Hypothyroidism is a common disorder and while the association of overt hypothyroidism with hypercholesterolaemia is clear, the effect upon lipids of the minor abnormalities of thyroid function often found in those receiving T4 replacement therapy is unclear. The aim of the present studies was to define in those with hypothyroidism the effect upon circulating lipids of subtle changes in thyroid status, indicated by serum TSH values below or above the normal range.


(i) Prospective study of short-term T4 treatment of those with subclinical hypothyroidism. (ii) Cross-sectional study of long-term T4 treatment, comparing non-T4 treated controls and T4 treated patients with serum TSH values either below or within the normal range.


Short-term T4 therapy was examined in 11 post-menopausal females with subclinical hypothyroidism (high TSH, normal free T4) studied before therapy and 6 weeks after T4 at incremental doses (50, 100, 150 micrograms/day). Long-term T4 treatment for hypothyroidism was investigated in 105 females on therapy for at least 1 year compared with 105 controls matched for age and menopausal status.


Fasting levels of total cholesterol, low density lipoprotein (LDL) cholesterol, high density lipoprotein (HDL) cholesterol and HDL subfractions were determined in patients and controls.

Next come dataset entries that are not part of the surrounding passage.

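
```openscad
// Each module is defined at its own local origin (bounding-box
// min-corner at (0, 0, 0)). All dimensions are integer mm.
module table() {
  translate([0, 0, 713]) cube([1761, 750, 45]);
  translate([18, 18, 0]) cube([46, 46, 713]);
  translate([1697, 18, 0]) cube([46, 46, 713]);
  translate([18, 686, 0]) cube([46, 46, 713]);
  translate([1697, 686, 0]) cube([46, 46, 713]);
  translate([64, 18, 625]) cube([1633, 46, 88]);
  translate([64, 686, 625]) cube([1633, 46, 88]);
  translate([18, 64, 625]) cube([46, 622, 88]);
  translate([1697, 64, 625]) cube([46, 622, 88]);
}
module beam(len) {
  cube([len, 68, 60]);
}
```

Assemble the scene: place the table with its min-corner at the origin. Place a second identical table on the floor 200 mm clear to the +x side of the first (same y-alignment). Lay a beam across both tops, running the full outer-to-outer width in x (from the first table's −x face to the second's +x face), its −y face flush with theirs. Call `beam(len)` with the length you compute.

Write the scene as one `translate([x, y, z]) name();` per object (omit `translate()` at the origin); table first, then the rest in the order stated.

table();
translate([1961, 0, 0]) table();
translate([0, 0, 758]) beam(3722);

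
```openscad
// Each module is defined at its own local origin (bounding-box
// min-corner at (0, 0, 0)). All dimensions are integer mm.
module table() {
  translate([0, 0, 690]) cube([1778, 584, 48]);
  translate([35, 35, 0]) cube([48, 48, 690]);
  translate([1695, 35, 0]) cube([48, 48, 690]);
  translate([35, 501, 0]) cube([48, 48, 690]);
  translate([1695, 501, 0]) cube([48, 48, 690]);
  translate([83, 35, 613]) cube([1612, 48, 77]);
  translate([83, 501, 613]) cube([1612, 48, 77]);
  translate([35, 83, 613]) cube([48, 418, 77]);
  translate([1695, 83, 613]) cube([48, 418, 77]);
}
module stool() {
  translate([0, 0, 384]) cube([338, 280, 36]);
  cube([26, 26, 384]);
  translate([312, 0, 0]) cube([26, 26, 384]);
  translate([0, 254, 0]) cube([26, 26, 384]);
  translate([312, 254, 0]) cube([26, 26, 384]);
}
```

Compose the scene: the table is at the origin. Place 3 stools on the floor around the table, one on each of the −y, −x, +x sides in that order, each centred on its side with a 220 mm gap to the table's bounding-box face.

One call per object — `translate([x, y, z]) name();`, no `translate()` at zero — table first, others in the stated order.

table();
translate([720, -500, 0]) stool();
translate([-558, 152, 0]) stool();
translate([1998, 152, 0]) stool();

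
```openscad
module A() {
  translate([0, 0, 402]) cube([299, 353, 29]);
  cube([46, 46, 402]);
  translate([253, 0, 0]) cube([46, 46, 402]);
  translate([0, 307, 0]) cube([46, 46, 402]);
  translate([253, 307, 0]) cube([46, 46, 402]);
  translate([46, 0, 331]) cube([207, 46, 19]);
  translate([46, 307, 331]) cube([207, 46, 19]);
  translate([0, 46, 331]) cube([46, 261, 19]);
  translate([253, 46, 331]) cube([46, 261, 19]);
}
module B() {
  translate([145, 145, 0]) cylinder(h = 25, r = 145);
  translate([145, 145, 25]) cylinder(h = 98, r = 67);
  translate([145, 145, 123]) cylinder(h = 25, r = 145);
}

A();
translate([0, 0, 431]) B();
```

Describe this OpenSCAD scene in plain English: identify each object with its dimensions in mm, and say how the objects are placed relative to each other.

A is a four-legged stool. The seat is 299×353 mm, 29 mm thick, top at z = 431 mm. It stands on four square legs, each 46×46 mm in cross-section, from z = 0 to the seat underside, each flush with a corner of the seat. Four stretchers, 46 mm wide and 19 mm tall, connect adjacent legs with their undersides at z = 331 mm, each running between the inner faces of the legs it joins and aligned with the legs' outer faces on the other axis.

B is a spool: two coaxial disc flanges of radius 145 mm and thickness 25 mm, joined by a core cylinder of radius 67 mm and height 98 mm. The lower flange rests on z = 0 and the three cylinders share a vertical axis.

The spool is on top of the stool.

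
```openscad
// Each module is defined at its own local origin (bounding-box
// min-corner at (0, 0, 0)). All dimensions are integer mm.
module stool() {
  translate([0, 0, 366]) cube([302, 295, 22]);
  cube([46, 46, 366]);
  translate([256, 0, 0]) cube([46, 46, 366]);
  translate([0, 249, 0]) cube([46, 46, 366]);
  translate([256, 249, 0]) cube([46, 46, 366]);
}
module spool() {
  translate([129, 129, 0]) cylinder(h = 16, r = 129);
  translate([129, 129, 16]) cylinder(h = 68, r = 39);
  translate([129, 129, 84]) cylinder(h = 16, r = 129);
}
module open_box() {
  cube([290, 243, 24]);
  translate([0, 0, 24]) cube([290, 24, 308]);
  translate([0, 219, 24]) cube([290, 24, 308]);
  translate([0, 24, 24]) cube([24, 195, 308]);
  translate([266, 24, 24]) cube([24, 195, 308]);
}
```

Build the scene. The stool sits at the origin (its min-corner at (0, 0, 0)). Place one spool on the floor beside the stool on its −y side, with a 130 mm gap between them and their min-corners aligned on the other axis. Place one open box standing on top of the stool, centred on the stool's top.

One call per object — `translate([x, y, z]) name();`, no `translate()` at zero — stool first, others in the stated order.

stool();
translate([0, -388, 0]) spool();
translate([6, 26, 388]) open_box();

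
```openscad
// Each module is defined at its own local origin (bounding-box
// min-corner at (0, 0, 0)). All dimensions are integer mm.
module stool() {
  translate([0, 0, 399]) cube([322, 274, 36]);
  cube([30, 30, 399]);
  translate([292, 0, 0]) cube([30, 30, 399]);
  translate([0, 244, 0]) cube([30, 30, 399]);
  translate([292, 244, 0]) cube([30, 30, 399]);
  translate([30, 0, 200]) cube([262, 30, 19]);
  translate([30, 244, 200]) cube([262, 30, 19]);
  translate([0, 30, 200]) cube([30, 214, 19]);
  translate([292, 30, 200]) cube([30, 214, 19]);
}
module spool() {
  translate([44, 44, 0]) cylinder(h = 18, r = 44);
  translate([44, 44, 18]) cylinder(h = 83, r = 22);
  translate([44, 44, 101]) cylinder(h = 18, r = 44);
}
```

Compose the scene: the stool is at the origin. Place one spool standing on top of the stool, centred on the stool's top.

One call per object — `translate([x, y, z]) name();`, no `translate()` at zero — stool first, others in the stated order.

stool();
translate([117, 93, 435]) spool();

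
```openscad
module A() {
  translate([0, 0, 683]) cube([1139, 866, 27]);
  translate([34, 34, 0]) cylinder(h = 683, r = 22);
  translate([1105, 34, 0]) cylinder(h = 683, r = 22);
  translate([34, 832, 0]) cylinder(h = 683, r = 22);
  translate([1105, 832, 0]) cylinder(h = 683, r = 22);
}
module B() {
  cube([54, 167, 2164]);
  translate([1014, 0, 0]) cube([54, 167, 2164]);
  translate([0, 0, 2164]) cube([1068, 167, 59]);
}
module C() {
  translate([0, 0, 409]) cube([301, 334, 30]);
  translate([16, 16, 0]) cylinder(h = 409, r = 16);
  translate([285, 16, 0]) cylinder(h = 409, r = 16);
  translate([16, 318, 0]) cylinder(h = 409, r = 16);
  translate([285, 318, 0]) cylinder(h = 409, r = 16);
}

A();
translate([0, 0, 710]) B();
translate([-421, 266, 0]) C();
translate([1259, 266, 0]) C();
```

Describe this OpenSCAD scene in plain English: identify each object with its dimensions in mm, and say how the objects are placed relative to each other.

A is a rectangular dining table. The top is 1139×866×27 mm with its upper surface at z = 710 mm. It stands on four round legs of 44 mm diameter, each leg's bounding box inset 12 mm from the nearest pair of top edges, running from the floor to the underside of the top.

B is a door frame. The clear opening is 960 mm wide and 2164 mm high. Two 54 mm wide jambs, 167 mm deep, stand either side of the opening from the floor to the top of the opening. A 59 mm thick head sits across the top of both jambs, spanning the full outside width of the frame.

C is a simple wooden stool: a rectangular seat 301 mm (x) by 334 mm (y), 30 mm thick, top face at z = 439 mm, on four round legs, each 32 mm in diameter. The legs rest on z = 0, each leg's axis is inset half a diameter from the nearest pair of seat edges (so the leg's bounding box is flush with the corner).

The door frame is on top of the table. Two stools sit around the table at the −x, +x sides.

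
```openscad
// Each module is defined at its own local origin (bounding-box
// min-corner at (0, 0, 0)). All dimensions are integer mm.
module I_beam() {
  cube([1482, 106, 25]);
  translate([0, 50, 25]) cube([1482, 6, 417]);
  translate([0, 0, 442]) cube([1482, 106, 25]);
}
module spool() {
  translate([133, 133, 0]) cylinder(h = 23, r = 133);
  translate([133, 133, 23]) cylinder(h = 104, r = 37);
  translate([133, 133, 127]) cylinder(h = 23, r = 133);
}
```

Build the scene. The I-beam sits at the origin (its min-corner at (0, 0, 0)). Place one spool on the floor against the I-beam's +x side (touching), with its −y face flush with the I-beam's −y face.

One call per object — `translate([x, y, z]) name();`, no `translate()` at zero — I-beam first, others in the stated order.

I_beam();
translate([1482, 0, 0]) spool();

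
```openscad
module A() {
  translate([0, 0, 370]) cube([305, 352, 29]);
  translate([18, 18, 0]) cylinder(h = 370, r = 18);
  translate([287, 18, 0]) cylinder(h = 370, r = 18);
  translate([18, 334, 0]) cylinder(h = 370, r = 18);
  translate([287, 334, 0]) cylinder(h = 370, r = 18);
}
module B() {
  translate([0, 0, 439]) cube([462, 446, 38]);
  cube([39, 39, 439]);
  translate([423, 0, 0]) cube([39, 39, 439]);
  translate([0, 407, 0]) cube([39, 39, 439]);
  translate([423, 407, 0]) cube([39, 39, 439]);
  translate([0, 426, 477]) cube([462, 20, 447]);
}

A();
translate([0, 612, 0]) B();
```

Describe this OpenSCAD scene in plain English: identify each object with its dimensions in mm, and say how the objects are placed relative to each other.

A is a four-legged stool. The seat is a 305×352×29 mm slab whose top surface is at z = 399 mm; four round legs, each 36 mm in diameter, run from the floor (z = 0) to the underside of the seat, each leg's axis is inset half a diameter from the nearest pair of seat edges (so the leg's bounding box is flush with the corner).

B is a chair: 462×446 mm seat, 38 mm thick, top at z = 477 mm, on four 39 mm square corner legs flush with the seat edges. A 20 mm thick backrest slab spans the full seat width, extending 447 mm above the seat top, its back face flush with the seat's +y edge.

The chair is on the floor beside the stool on its +y side.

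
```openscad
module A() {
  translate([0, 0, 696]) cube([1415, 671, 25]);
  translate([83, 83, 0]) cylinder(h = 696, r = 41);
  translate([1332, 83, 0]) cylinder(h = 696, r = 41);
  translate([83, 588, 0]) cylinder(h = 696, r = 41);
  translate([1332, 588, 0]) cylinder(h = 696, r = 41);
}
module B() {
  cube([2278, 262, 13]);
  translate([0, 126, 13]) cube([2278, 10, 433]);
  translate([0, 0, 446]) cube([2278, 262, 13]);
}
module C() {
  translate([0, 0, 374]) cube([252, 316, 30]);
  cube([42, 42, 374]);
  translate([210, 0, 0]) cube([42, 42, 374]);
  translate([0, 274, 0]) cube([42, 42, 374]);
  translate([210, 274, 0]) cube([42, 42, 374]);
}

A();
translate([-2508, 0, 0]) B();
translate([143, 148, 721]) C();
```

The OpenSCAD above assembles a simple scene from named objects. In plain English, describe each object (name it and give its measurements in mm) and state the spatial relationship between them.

A is a rectangular dining table. The top is 1415×671×25 mm with its upper surface at z = 721 mm. It stands on four round legs of 82 mm diameter, each leg's bounding box inset 42 mm from the nearest pair of top edges, running from the floor to the underside of the top.

B is an I-beam lying along x, 2278 mm long. Overall section height 459 mm. Two flanges 262 mm wide (y) and 13 mm thick, one on the floor and one at the top; a web 10 mm thick runs between them, centred on the flange width.

C is a simple wooden stool: a rectangular seat 252 mm (x) by 316 mm (y), 30 mm thick, top face at z = 404 mm, on four square legs, each 42×42 mm in cross-section. The legs rest on z = 0, each flush with a corner of the seat.

The I-beam is on the floor beside the table on its −x side. The stool is on top of the table.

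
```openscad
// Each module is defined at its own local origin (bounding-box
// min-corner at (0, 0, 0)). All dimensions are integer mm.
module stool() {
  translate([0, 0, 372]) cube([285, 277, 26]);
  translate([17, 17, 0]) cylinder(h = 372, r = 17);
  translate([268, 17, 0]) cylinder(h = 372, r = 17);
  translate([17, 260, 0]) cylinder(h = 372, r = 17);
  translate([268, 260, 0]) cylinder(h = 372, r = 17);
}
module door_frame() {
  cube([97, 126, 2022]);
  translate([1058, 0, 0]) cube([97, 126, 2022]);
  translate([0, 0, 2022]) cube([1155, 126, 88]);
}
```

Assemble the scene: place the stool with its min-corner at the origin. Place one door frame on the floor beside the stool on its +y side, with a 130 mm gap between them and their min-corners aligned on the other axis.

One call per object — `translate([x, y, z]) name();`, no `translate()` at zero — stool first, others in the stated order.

stool();
translate([0, 407, 0]) door_frame();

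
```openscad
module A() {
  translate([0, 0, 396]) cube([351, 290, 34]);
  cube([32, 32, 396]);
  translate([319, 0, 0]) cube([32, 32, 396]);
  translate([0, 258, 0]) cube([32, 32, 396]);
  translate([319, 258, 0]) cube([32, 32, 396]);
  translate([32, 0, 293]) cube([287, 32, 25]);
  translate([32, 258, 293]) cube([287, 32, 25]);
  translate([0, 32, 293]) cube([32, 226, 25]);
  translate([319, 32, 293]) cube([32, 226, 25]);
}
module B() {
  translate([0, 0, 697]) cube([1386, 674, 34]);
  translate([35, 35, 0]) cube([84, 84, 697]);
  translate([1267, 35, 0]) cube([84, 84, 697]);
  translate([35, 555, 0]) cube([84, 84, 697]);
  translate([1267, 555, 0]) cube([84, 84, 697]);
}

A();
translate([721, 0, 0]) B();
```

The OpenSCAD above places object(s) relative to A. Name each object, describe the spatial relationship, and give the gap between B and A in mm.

A is a stool. B is a table. The table is on the floor beside the stool on its +x side. The gap between the table and the stool is 370 mm.

The table's nearest face is 370 mm from the stool's +x face.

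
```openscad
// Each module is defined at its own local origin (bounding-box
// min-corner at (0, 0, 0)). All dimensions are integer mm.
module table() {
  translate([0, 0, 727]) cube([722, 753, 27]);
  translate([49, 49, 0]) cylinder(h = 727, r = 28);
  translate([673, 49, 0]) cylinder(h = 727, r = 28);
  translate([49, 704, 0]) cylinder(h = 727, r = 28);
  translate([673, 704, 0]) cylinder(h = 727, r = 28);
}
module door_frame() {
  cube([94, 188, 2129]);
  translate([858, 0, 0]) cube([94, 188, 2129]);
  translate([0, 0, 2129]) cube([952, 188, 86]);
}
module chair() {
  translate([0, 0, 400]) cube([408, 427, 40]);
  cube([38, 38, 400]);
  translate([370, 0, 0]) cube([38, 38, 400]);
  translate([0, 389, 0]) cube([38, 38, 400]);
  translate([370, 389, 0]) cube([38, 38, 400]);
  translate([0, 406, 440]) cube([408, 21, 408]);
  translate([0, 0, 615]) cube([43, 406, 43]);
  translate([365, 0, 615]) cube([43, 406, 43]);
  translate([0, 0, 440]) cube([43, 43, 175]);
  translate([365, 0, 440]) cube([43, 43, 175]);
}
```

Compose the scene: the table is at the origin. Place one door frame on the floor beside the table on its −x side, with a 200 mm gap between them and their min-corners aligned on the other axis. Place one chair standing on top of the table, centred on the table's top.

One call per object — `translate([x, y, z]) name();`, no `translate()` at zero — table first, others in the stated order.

table();
translate([-1152, 0, 0]) door_frame();
translate([157, 163, 754]) chair();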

(i) T4 treatment of subjects with subclinical hypothyroidism resulted in reductions in total and LDL cholesterol with increasing T4 dose (P < 0.001). Comparison of lipid results pretreatment with those when TSH was restored to normal revealed no significant difference in lipids; in contrast, comparison of lipids in those with normal TSH compared with the same subjects when TSH was suppressed revealed reductions in total and LDL cholesterol. (ii) Long-term T4 treatment was associated with a reduction in total and LDL cholesterol measurements in those over 55 years receiving suppressive doses of T4 but no significant difference in lipids in those with normal serum TSH compared with non-T4 treated controls.


Effects of T4 upon lipid measurements suggest that patients with subclinical hypothyroidism should receive replacement therapy. Doses of T4 which suppress TSH to below normal may have a more significant influence upon lipids than doses of T4 which restore TSH to the normal range.